Rudolf Belling - Artistic theories, Departure from Germany

Sculptor, born in Berlin, Germany. In 1937 he emigrated to Istanbul, but returned to Germany in 1966. His early Dreiklang (1919) and later works after 1949 are chiefly abstract in form.

Rudolf Belling (1886 - 1972) was a German sculptor.

Artistic theories

At the very beginning of the 20th century Rudolf Belling’s name was something like a battlecry.

Rudolf Belling amplified: a sculpture should show only good views. And so he became an opponent to one of the German head scientists of art in Berlin, Adolf von Hildebrandt, who, in his book, “The problem of Form in Sculpture” (1903) said: Sculpture should be comprehensible – and should never force the observer to go round it.

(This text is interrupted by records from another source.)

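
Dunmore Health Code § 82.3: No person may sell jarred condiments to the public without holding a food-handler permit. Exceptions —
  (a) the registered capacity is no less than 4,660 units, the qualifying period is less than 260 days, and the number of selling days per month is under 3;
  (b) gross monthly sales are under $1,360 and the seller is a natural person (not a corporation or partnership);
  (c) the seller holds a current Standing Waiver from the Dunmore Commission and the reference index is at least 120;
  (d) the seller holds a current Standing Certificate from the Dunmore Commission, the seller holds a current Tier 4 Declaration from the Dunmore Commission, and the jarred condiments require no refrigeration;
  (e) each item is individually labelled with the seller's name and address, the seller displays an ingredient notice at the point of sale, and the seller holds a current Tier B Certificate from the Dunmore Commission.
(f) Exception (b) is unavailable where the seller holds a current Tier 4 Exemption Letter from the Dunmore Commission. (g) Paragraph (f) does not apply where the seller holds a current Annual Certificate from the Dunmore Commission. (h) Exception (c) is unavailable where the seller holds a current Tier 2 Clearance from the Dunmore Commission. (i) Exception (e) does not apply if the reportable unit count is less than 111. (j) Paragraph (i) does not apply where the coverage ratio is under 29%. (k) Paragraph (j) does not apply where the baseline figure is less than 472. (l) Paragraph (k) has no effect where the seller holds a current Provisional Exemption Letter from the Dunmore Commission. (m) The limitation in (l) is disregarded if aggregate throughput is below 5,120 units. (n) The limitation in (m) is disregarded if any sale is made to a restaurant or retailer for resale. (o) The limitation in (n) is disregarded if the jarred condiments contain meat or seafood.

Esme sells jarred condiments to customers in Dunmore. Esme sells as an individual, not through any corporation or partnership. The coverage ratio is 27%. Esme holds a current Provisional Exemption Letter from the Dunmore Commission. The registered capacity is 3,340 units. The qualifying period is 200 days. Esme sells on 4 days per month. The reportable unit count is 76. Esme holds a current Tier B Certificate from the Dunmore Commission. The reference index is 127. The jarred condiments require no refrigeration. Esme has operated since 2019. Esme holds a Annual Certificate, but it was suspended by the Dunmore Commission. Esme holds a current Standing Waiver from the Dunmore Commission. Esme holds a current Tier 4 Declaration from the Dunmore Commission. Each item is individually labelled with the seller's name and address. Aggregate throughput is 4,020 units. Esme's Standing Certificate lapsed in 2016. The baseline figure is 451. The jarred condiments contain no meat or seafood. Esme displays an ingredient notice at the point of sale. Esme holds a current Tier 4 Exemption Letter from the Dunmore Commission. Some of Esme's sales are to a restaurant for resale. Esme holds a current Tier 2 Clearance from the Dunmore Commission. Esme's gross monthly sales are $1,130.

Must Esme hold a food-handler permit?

Exception (a) fails — the registered capacity is 3,340 units, short of 4,660 units.
All of (b)'s requirements are met (gross monthly sales are $1,130, under the $1,360 limit; the seller is a natural person). However, paragraphs (f)–(g) must be considered: (f) operates — a current Tier 4 Exemption Letter is held. (g), which would lift (f), does not operate here — there is no Annual Certificate in force. So (b) is unavailable.
All of (c)'s requirements are met (a current Standing Waiver is held; the reference index is 127, meeting the 120 threshold). Turning to paragraph (h): (h) applies — a current Tier 2 Clearance is held. So (c) is unavailable.
Exception (d) does not apply: the Standing Certificate is not current.
Exception (e)'s conditions are all satisfied: items are individually labelled; an ingredient notice is displayed; a current Tier B Certificate is held. Considering the limiting provisions: (i) is triggered (the reportable unit count is 76, less than the 111 limit), but yields to (j): (j) operates against (i): the coverage ratio is 27%, under the 29% limit. (k) is engaged (the baseline figure is 451, less than the 472 limit), but is displaced by (l): (l) operates against (k): a current Provisional Exemption Letter is held. (m) would limit (l) — aggregate throughput is 4,020 units, below the 5,120 units limit — but (n) sets (m) aside: (n) is engaged — some sales are to a restaurant for resale. (o) is not engaged (the jarred condiments contain no meat or seafood), so (n) stands. So (e) applies.

No — exception (e) applies; Esme is not required to hold a food-handler permit.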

Rudolf Belling disproved the current theories with his works.

His theories of space and form convinced even critics like Carl Einstein and Paul Westheim, and influenced generations of sculptors after him.

Departure from Germany

From 1933 on, Belling had no chance to work in his home country. The President of the Academy of Arts in Berlin advised him in the name of the Minister of Education and Arts to hand in his resignation from the Academy.

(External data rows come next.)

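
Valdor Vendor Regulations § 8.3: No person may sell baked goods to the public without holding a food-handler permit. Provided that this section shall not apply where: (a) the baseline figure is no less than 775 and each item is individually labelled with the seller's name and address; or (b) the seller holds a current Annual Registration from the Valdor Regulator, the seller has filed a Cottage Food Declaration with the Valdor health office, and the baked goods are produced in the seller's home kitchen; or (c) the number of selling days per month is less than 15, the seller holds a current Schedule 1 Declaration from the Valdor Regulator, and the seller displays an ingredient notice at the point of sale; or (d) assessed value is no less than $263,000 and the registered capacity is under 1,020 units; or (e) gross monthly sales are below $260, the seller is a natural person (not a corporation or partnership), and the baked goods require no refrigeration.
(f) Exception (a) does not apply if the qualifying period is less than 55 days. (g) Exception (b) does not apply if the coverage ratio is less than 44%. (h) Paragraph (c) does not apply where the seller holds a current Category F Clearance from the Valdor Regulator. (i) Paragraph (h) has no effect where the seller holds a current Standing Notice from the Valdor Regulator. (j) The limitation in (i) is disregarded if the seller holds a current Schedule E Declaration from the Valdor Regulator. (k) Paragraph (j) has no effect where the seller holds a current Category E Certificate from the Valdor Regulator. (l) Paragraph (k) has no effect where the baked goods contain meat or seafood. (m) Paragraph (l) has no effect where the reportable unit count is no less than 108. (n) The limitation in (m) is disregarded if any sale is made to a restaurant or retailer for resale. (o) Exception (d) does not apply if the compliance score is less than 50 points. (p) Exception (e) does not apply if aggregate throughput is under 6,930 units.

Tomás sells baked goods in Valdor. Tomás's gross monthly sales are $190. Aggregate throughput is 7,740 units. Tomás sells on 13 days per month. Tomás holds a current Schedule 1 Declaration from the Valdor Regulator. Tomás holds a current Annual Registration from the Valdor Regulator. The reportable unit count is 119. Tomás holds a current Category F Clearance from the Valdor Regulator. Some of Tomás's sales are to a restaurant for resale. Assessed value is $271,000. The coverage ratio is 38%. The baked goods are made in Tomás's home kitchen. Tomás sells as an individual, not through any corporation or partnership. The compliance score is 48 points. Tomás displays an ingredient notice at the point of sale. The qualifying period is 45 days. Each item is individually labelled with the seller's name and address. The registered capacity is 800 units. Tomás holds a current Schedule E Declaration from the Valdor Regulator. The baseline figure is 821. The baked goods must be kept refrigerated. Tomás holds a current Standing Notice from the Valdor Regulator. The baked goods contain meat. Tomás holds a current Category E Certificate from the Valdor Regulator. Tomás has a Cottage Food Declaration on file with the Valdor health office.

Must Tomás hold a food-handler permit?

Exception (a): the baseline figure is 821, meeting the 775 threshold; items are individually labelled — every condition holds. But applying paragraph (f): (f) operates against (a): the qualifying period is 45 days, less than the 55 days limit. So (a) is unavailable.
Exception (b) is satisfied on its face — a current Annual Registration is held; a Cottage Food Declaration is on file; the baked goods are home-kitchen produced. But: (g) operates — the coverage ratio is 38%, less than the 44% limit. Exception (b) does not apply.
Exception (c): the number of selling days per month is 13, less than the 15 limit; a current Schedule 1 Declaration is held; an ingredient notice is displayed — every condition holds. But applying paragraphs (h)–(n): (h) operates against (c): a current Category F Clearance is held. (i) would limit (h) — a current Standing Notice is held — but (j) sets (i) aside: (j) operates — a current Schedule E Declaration is held. (k) applies (a current Category E Certificate is held), but yields to (l): (l) operates against (k): the baked goods contain meat. (m) would limit (l) — the reportable unit count is 119, meeting the 108 threshold — but (n) sets (m) aside: (n) is triggered — some sales are to a restaurant for resale. (c) is therefore removed.
Exception (d)'s conditions are all satisfied: assessed value is $271,000, meeting the $263,000 threshold; the registered capacity is 800 units, under the 1,020 units limit. But applying paragraph (o): (o) operates against (d): the compliance score is 48 points, less than the 50 points limit. Exception (d) does not apply.
Exception (e) fails — the baked goods require refrigeration.
No exception is made out. Tomás falls within the general rule.

Yes — Tomás must hold a food-handler permit.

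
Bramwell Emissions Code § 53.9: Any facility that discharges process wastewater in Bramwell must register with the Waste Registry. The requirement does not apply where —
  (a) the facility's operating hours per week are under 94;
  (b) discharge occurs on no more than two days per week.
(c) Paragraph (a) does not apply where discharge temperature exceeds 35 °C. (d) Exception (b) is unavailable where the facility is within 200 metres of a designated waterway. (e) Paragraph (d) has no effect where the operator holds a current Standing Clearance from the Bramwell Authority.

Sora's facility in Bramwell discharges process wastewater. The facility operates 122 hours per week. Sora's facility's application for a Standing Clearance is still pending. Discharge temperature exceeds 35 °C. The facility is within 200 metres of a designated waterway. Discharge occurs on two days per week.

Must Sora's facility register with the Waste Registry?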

In 1935 Rudolf Belling stayed for eight months in New York, where he had an exhibition in the Weyhe Gallery with his most important works from the Modern Classic Period.

He returned to Germany because his nine-year-old son Thomas was in danger there since his mother, Rudolf Belling’s first wife, had been Jewish.

From 1937 on he was professor at the Academy of Fine Arts, re-organizing the department of sculpture and mediating introductions towards modern art, basing his work on traditional studies.

From 1951 to 1966 he was professor at the Technical University in Istanbul, at the department of architecture. He was called back to the Academy in Berlin West only in 1956, the same year the works which stayed in New York could be received back with the help of the Foreign Office.

At the age of eighty he decided to return to Germany again, where he lived in Krailling, near Munich.

The archive is meanwhile managed by his daughter Elisabeth Weber-Belling.